Conobbi Nino Mancuso per via di una cassetta. Una cassetta audio, di quelle ancora in uso, da noi, intorno agli anni ottanta. La ebbi tra la mani, ricordo, in dono da un allievo assai caro che aveva preso, nei suoi inizi, a studiare fisarmonica.
In viaggio, quel giorno, verso il mio paese, accesi l'autoradio e la spinsi con cura dentro al mangianastri. Sento, ora, mentre scrivo, l' uguale fragranza e aria di pioggia, lungo la strada che mi si poneva lieve, accanto; le grandi gocce cadenzanti al parabrezza, e ancora come allora, le povere vesti dei passeri smarriti, intirizziti, in schiera, sopra i fili e i pali del telefono.
Partì, la musica, subito, in un punto alla metà del nastro, piano, in controcanto alla vista del mare che appariva confusa lontana, tra l’ alito pensoso della nebbia.

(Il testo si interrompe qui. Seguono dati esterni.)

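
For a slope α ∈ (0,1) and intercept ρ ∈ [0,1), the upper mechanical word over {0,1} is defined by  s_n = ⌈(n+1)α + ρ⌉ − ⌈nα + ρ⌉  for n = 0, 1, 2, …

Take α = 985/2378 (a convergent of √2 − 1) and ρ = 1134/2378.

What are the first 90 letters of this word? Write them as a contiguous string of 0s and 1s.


010100101010010100101010010100101001010100101001010100101001010010101001010010101001010010

n=0: ⌈(1·985+1134)/2378⌉ − ⌈(0·985+1134)/2378⌉ = ⌈2119/2378⌉ − ⌈1134/2378⌉ = 1 − 1 = 0
n=1: ⌈(2·985+1134)/2378⌉ − ⌈(1·985+1134)/2378⌉ = ⌈3104/2378⌉ − ⌈2119/2378⌉ = 2 − 1 = 1
n=2: ⌈(3·985+1134)/2378⌉ − ⌈(2·985+1134)/2378⌉ = ⌈4089/2378⌉ − ⌈3104/2378⌉ = 2 − 2 = 0
n=3: ⌈(4·985+1134)/2378⌉ − ⌈(3·985+1134)/2378⌉ = ⌈5074/2378⌉ − ⌈4089/2378⌉ = 3 − 2 = 1
n=4: ⌈(5·985+1134)/2378⌉ − ⌈(4·985+1134)/2378⌉ = ⌈6059/2378⌉ − ⌈5074/2378⌉ = 3 − 3 = 0
n=5: ⌈(6·985+1134)/2378⌉ − ⌈(5·985+1134)/2378⌉ = ⌈7044/2378⌉ − ⌈6059/2378⌉ = 3 − 3 = 0
n=6: ⌈(7·985+1134)/2378⌉ − ⌈(6·985+1134)/2378⌉ = ⌈8029/2378⌉ − ⌈7044/2378⌉ = 4 − 3 = 1
n=7: ⌈(8·985+1134)/2378⌉ − ⌈(7·985+1134)/2378⌉ = ⌈9014/2378⌉ − ⌈8029/2378⌉ = 4 − 4 = 0
n=8: ⌈(9·985+1134)/2378⌉ − ⌈(8·985+1134)/2378⌉ = ⌈9999/2378⌉ − ⌈9014/2378⌉ = 5 − 4 = 1
n=9: ⌈(10·985+1134)/2378⌉ − ⌈(9·985+1134)/2378⌉ = ⌈10984/2378⌉ − ⌈9999/2378⌉ = 5 − 5 = 0
n=10: ⌈(11·985+1134)/2378⌉ − ⌈(10·985+1134)/2378⌉ = ⌈11969/2378⌉ − ⌈10984/2378⌉ = 6 − 5 = 1
n=11: ⌈(12·985+1134)/2378⌉ − ⌈(11·985+1134)/2378⌉ = ⌈12954/2378⌉ − ⌈11969/2378⌉ = 6 − 6 = 0
n=12: ⌈(13·985+1134)/2378⌉ − ⌈(12·985+1134)/2378⌉ = ⌈13939/2378⌉ − ⌈12954/2378⌉ = 6 − 6 = 0
n=13: ⌈(14·985+1134)/2378⌉ − ⌈(13·985+1134)/2378⌉ = ⌈14924/2378⌉ − ⌈13939/2378⌉ = 7 − 6 = 1
n=14: ⌈(15·985+1134)/2378⌉ − ⌈(14·985+1134)/2378⌉ = ⌈15909/2378⌉ − ⌈14924/2378⌉ = 7 − 7 = 0
n=15: ⌈(16·985+1134)/2378⌉ − ⌈(15·985+1134)/2378⌉ = ⌈16894/2378⌉ − ⌈15909/2378⌉ = 8 − 7 = 1
n=16: ⌈(17·985+1134)/2378⌉ − ⌈(16·985+1134)/2378⌉ = ⌈17879/2378⌉ − ⌈16894/2378⌉ = 8 − 8 = 0
n=17: ⌈(18·985+1134)/2378⌉ − ⌈(17·985+1134)/2378⌉ = ⌈18864/2378⌉ − ⌈17879/2378⌉ = 8 − 8 = 0
n=18: ⌈(19·985+1134)/2378⌉ − ⌈(18·985+1134)/2378⌉ = ⌈19849/2378⌉ − ⌈18864/2378⌉ = 9 − 8 = 1
n=19: ⌈(20·985+1134)/2378⌉ − ⌈(19·985+1134)/2378⌉ = ⌈20834/2378⌉ − ⌈19849/2378⌉ = 9 − 9 = 0
n=20: ⌈(21·985+1134)/2378⌉ − ⌈(20·985+1134)/2378⌉ = ⌈21819/2378⌉ − ⌈20834/2378⌉ = 10 − 9 = 1
n=21: ⌈(22·985+1134)/2378⌉ − ⌈(21·985+1134)/2378⌉ = ⌈22804/2378⌉ − ⌈21819/2378⌉ = 10 − 10 = 0
n=22: ⌈(23·985+1134)/2378⌉ − ⌈(22·985+1134)/2378⌉ = ⌈23789/2378⌉ − ⌈22804/2378⌉ = 11 − 10 = 1
n=23: ⌈(24·985+1134)/2378⌉ − ⌈(23·985+1134)/2378⌉ = ⌈24774/2378⌉ − ⌈23789/2378⌉ = 11 − 11 = 0
n=24: ⌈(25·985+1134)/2378⌉ − ⌈(24·985+1134)/2378⌉ = ⌈25759/2378⌉ − ⌈24774/2378⌉ = 11 − 11 = 0
n=25: ⌈(26·985+1134)/2378⌉ − ⌈(25·985+1134)/2378⌉ = ⌈26744/2378⌉ − ⌈25759/2378⌉ = 12 − 11 = 1
n=26: ⌈(27·985+1134)/2378⌉ − ⌈(26·985+1134)/2378⌉ = ⌈27729/2378⌉ − ⌈26744/2378⌉ = 12 − 12 = 0
n=27: ⌈(28·985+1134)/2378⌉ − ⌈(27·985+1134)/2378⌉ = ⌈28714/2378⌉ − ⌈27729/2378⌉ = 13 − 12 = 1
n=28: ⌈(29·985+1134)/2378⌉ − ⌈(28·985+1134)/2378⌉ = ⌈29699/2378⌉ − ⌈28714/2378⌉ = 13 − 13 = 0
n=29: ⌈(30·985+1134)/2378⌉ − ⌈(29·985+1134)/2378⌉ = ⌈30684/2378⌉ − ⌈29699/2378⌉ = 13 − 13 = 0
n=30: ⌈(31·985+1134)/2378⌉ − ⌈(30·985+1134)/2378⌉ = ⌈31669/2378⌉ − ⌈30684/2378⌉ = 14 − 13 = 1
n=31: ⌈(32·985+1134)/2378⌉ − ⌈(31·985+1134)/2378⌉ = ⌈32654/2378⌉ − ⌈31669/2378⌉ = 14 − 14 = 0
n=32: ⌈(33·985+1134)/2378⌉ − ⌈(32·985+1134)/2378⌉ = ⌈33639/2378⌉ − ⌈32654/2378⌉ = 15 − 14 = 1
n=33: ⌈(34·985+1134)/2378⌉ − ⌈(33·985+1134)/2378⌉ = ⌈34624/2378⌉ − ⌈33639/2378⌉ = 15 − 15 = 0
n=34: ⌈(35·985+1134)/2378⌉ − ⌈(34·985+1134)/2378⌉ = ⌈35609/2378⌉ − ⌈34624/2378⌉ = 15 − 15 = 0
n=35: ⌈(36·985+1134)/2378⌉ − ⌈(35·985+1134)/2378⌉ = ⌈36594/2378⌉ − ⌈35609/2378⌉ = 16 − 15 = 1
n=36: ⌈(37·985+1134)/2378⌉ − ⌈(36·985+1134)/2378⌉ = ⌈37579/2378⌉ − ⌈36594/2378⌉ = 16 − 16 = 0
n=37: ⌈(38·985+1134)/2378⌉ − ⌈(37·985+1134)/2378⌉ = ⌈38564/2378⌉ − ⌈37579/2378⌉ = 17 − 16 = 1
n=38: ⌈(39·985+1134)/2378⌉ − ⌈(38·985+1134)/2378⌉ = ⌈39549/2378⌉ − ⌈38564/2378⌉ = 17 − 17 = 0
n=39: ⌈(40·985+1134)/2378⌉ − ⌈(39·985+1134)/2378⌉ = ⌈40534/2378⌉ − ⌈39549/2378⌉ = 18 − 17 = 1
n=40: ⌈(41·985+1134)/2378⌉ − ⌈(40·985+1134)/2378⌉ = ⌈41519/2378⌉ − ⌈40534/2378⌉ = 18 − 18 = 0
n=41: ⌈(42·985+1134)/2378⌉ − ⌈(41·985+1134)/2378⌉ = ⌈42504/2378⌉ − ⌈41519/2378⌉ = 18 − 18 = 0
n=42: ⌈(43·985+1134)/2378⌉ − ⌈(42·985+1134)/2378⌉ = ⌈43489/2378⌉ − ⌈42504/2378⌉ = 19 − 18 = 1
n=43: ⌈(44·985+1134)/2378⌉ − ⌈(43·985+1134)/2378⌉ = ⌈44474/2378⌉ − ⌈43489/2378⌉ = 19 − 19 = 0
n=44: ⌈(45·985+1134)/2378⌉ − ⌈(44·985+1134)/2378⌉ = ⌈45459/2378⌉ − ⌈44474/2378⌉ = 20 − 19 = 1
n=45: ⌈(46·985+1134)/2378⌉ − ⌈(45·985+1134)/2378⌉ = ⌈46444/2378⌉ − ⌈45459/2378⌉ = 20 − 20 = 0
n=46: ⌈(47·985+1134)/2378⌉ − ⌈(46·985+1134)/2378⌉ = ⌈47429/2378⌉ − ⌈46444/2378⌉ = 20 − 20 = 0
n=47: ⌈(48·985+1134)/2378⌉ − ⌈(47·985+1134)/2378⌉ = ⌈48414/2378⌉ − ⌈47429/2378⌉ = 21 − 20 = 1
n=48: ⌈(49·985+1134)/2378⌉ − ⌈(48·985+1134)/2378⌉ = ⌈49399/2378⌉ − ⌈48414/2378⌉ = 21 − 21 = 0
n=49: ⌈(50·985+1134)/2378⌉ − ⌈(49·985+1134)/2378⌉ = ⌈50384/2378⌉ − ⌈49399/2378⌉ = 22 − 21 = 1
n=50: ⌈(51·985+1134)/2378⌉ − ⌈(50·985+1134)/2378⌉ = ⌈51369/2378⌉ − ⌈50384/2378⌉ = 22 − 22 = 0
n=51: ⌈(52·985+1134)/2378⌉ − ⌈(51·985+1134)/2378⌉ = ⌈52354/2378⌉ − ⌈51369/2378⌉ = 23 − 22 = 1
n=52: ⌈(53·985+1134)/2378⌉ − ⌈(52·985+1134)/2378⌉ = ⌈53339/2378⌉ − ⌈52354/2378⌉ = 23 − 23 = 0
n=53: ⌈(54·985+1134)/2378⌉ − ⌈(53·985+1134)/2378⌉ = ⌈54324/2378⌉ − ⌈53339/2378⌉ = 23 − 23 = 0
n=54: ⌈(55·985+1134)/2378⌉ − ⌈(54·985+1134)/2378⌉ = ⌈55309/2378⌉ − ⌈54324/2378⌉ = 24 − 23 = 1
n=55: ⌈(56·985+1134)/2378⌉ − ⌈(55·985+1134)/2378⌉ = ⌈56294/2378⌉ − ⌈55309/2378⌉ = 24 − 24 = 0
n=56: ⌈(57·985+1134)/2378⌉ − ⌈(56·985+1134)/2378⌉ = ⌈57279/2378⌉ − ⌈56294/2378⌉ = 25 − 24 = 1
n=57: ⌈(58·985+1134)/2378⌉ − ⌈(57·985+1134)/2378⌉ = ⌈58264/2378⌉ − ⌈57279/2378⌉ = 25 − 25 = 0
n=58: ⌈(59·985+1134)/2378⌉ − ⌈(58·985+1134)/2378⌉ = ⌈59249/2378⌉ − ⌈58264/2378⌉ = 25 − 25 = 0
n=59: ⌈(60·985+1134)/2378⌉ − ⌈(59·985+1134)/2378⌉ = ⌈60234/2378⌉ − ⌈59249/2378⌉ = 26 − 25 = 1
n=60: ⌈(61·985+1134)/2378⌉ − ⌈(60·985+1134)/2378⌉ = ⌈61219/2378⌉ − ⌈60234/2378⌉ = 26 − 26 = 0
n=61: ⌈(62·985+1134)/2378⌉ − ⌈(61·985+1134)/2378⌉ = ⌈62204/2378⌉ − ⌈61219/2378⌉ = 27 − 26 = 1
n=62: ⌈(63·985+1134)/2378⌉ − ⌈(62·985+1134)/2378⌉ = ⌈63189/2378⌉ − ⌈62204/2378⌉ = 27 − 27 = 0
n=63: ⌈(64·985+1134)/2378⌉ − ⌈(63·985+1134)/2378⌉ = ⌈64174/2378⌉ − ⌈63189/2378⌉ = 27 − 27 = 0
n=64: ⌈(65·985+1134)/2378⌉ − ⌈(64·985+1134)/2378⌉ = ⌈65159/2378⌉ − ⌈64174/2378⌉ = 28 − 27 = 1
n=65: ⌈(66·985+1134)/2378⌉ − ⌈(65·985+1134)/2378⌉ = ⌈66144/2378⌉ − ⌈65159/2378⌉ = 28 − 28 = 0
n=66: ⌈(67·985+1134)/2378⌉ − ⌈(66·985+1134)/2378⌉ = ⌈67129/2378⌉ − ⌈66144/2378⌉ = 29 − 28 = 1
n=67: ⌈(68·985+1134)/2378⌉ − ⌈(67·985+1134)/2378⌉ = ⌈68114/2378⌉ − ⌈67129/2378⌉ = 29 − 29 = 0
n=68: ⌈(69·985+1134)/2378⌉ − ⌈(68·985+1134)/2378⌉ = ⌈69099/2378⌉ − ⌈68114/2378⌉ = 30 − 29 = 1
n=69: ⌈(70·985+1134)/2378⌉ − ⌈(69·985+1134)/2378⌉ = ⌈70084/2378⌉ − ⌈69099/2378⌉ = 30 − 30 = 0
n=70: ⌈(71·985+1134)/2378⌉ − ⌈(70·985+1134)/2378⌉ = ⌈71069/2378⌉ − ⌈70084/2378⌉ = 30 − 30 = 0
n=71: ⌈(72·985+1134)/2378⌉ − ⌈(71·985+1134)/2378⌉ = ⌈72054/2378⌉ − ⌈71069/2378⌉ = 31 − 30 = 1
n=72: ⌈(73·985+1134)/2378⌉ − ⌈(72·985+1134)/2378⌉ = ⌈73039/2378⌉ − ⌈72054/2378⌉ = 31 − 31 = 0
n=73: ⌈(74·985+1134)/2378⌉ − ⌈(73·985+1134)/2378⌉ = ⌈74024/2378⌉ − ⌈73039/2378⌉ = 32 − 31 = 1
n=74: ⌈(75·985+1134)/2378⌉ − ⌈(74·985+1134)/2378⌉ = ⌈75009/2378⌉ − ⌈74024/2378⌉ = 32 − 32 = 0
n=75: ⌈(76·985+1134)/2378⌉ − ⌈(75·985+1134)/2378⌉ = ⌈75994/2378⌉ − ⌈75009/2378⌉ = 32 − 32 = 0
n=76: ⌈(77·985+1134)/2378⌉ − ⌈(76·985+1134)/2378⌉ = ⌈76979/2378⌉ − ⌈75994/2378⌉ = 33 − 32 = 1
n=77: ⌈(78·985+1134)/2378⌉ − ⌈(77·985+1134)/2378⌉ = ⌈77964/2378⌉ − ⌈76979/2378⌉ = 33 − 33 = 0
n=78: ⌈(79·985+1134)/2378⌉ − ⌈(78·985+1134)/2378⌉ = ⌈78949/2378⌉ − ⌈77964/2378⌉ = 34 − 33 = 1
n=79: ⌈(80·985+1134)/2378⌉ − ⌈(79·985+1134)/2378⌉ = ⌈79934/2378⌉ − ⌈78949/2378⌉ = 34 − 34 = 0
n=80: ⌈(81·985+1134)/2378⌉ − ⌈(80·985+1134)/2378⌉ = ⌈80919/2378⌉ − ⌈79934/2378⌉ = 35 − 34 = 1
n=81: ⌈(82·985+1134)/2378⌉ − ⌈(81·985+1134)/2378⌉ = ⌈81904/2378⌉ − ⌈80919/2378⌉ = 35 − 35 = 0
n=82: ⌈(83·985+1134)/2378⌉ − ⌈(82·985+1134)/2378⌉ = ⌈82889/2378⌉ − ⌈81904/2378⌉ = 35 − 35 = 0
n=83: ⌈(84·985+1134)/2378⌉ − ⌈(83·985+1134)/2378⌉ = ⌈83874/2378⌉ − ⌈82889/2378⌉ = 36 − 35 = 1
n=84: ⌈(85·985+1134)/2378⌉ − ⌈(84·985+1134)/2378⌉ = ⌈84859/2378⌉ − ⌈83874/2378⌉ = 36 − 36 = 0
n=85: ⌈(86·985+1134)/2378⌉ − ⌈(85·985+1134)/2378⌉ = ⌈85844/2378⌉ − ⌈84859/2378⌉ = 37 − 36 = 1
n=86: ⌈(87·985+1134)/2378⌉ − ⌈(86·985+1134)/2378⌉ = ⌈86829/2378⌉ − ⌈85844/2378⌉ = 37 − 37 = 0
n=87: ⌈(88·985+1134)/2378⌉ − ⌈(87·985+1134)/2378⌉ = ⌈87814/2378⌉ − ⌈86829/2378⌉ = 37 − 37 = 0
n=88: ⌈(89·985+1134)/2378⌉ − ⌈(88·985+1134)/2378⌉ = ⌈88799/2378⌉ − ⌈87814/2378⌉ = 38 − 37 = 1
n=89: ⌈(90·985+1134)/2378⌉ − ⌈(89·985+1134)/2378⌉ = ⌈89784/2378⌉ − ⌈88799/2378⌉ = 38 − 38 = 0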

Era il Preludio di Traviata, il suo abbrivio dolente, sussurrato dai tasti in madreperla tra il quasi umano e dischiuso fiato del mantice, alle braccia.
Era bravo, Nino. Un tessitore dolce d' arabeschi, di spirali leggere, tramate sul cuore. E i suoni, i suoi suoni, sembravano un calmo parlare, una polvere di luce, posata sopra al vivere. Lo conobbi così. Con la musica in mezzo, fra noi: dolce, fidata compagna incontrata tra i giorni, da cui mai separarsi.
Lo cercai, il maestro. Lo invitai a suonare. Sere nel grembo delle estati, con la luna a far da madre ai chiostri, ai bagli, ai cortili. Con le perle del sudore, Nino, (e qui passo a chiamarti col tu) a tergerti il papillon: in nugoli lucenti, là posti sopra al viso.
Potrei narrare, è facile con te, non di storie nascoste, inventate, ma di favole vissute a quei tuoi suoni. Tra il pensiero che, in musica, si svelano, ad essa, soltanto ricchezze - dall' animo degli uomini - e mai le povertà.
Fui felice, di averti avuto, allora, alle mie nozze; in quella sera con la tua czarda a danzare rapsodica, svelta, alle mani. Perfetta e pervasa dentro ad ali virtuose, da campione.
E ricordo sempre di aver mosso anch' io le tante partenze verso te a Bisacquino; di aver percorso quelle strade tortuose e gaudenti , tra il saluto delle agavi fiorite. Di aver spartito, poi, le mie sincere povere cose compiute al pianoforte, insieme alla tua gente. E portarti le schiere degli allievi, i colleghi artisti, la Fucina dell' Arte, l' Orchestra Cicero, il Coro Anima Gentis, le Voci Bianche, nella sfera della creatura che hai tenuto a lungo in cuore: la tua "Primavera Musicale". Bel titolo che hai scelto, caro amico, in lucente elzeviro di letizia.
È così. È primavera, il porgere in mano un po' di bellezza, tra l' anima e il valore stesso di un luogo. Come lo è, primavera, ogni volta, il coinvolgere i giovani, o drappelli di seguaci d' ogni età in un'idea d' arte vera e possibile, e sentirne di essa la dimensione, il non sterile germe, come un aria che irrompe tra il gaudire dei mattini.
È primavera, poi, finire queste righe. In cui l' esser grati alla musica, qui, si muta, semplice, quieto, dentro a un mostrarsi di bacche o ginestre odorose. E scrutarne, sentirne, da esse, i doni, gli sguardi, i disegni di Dio.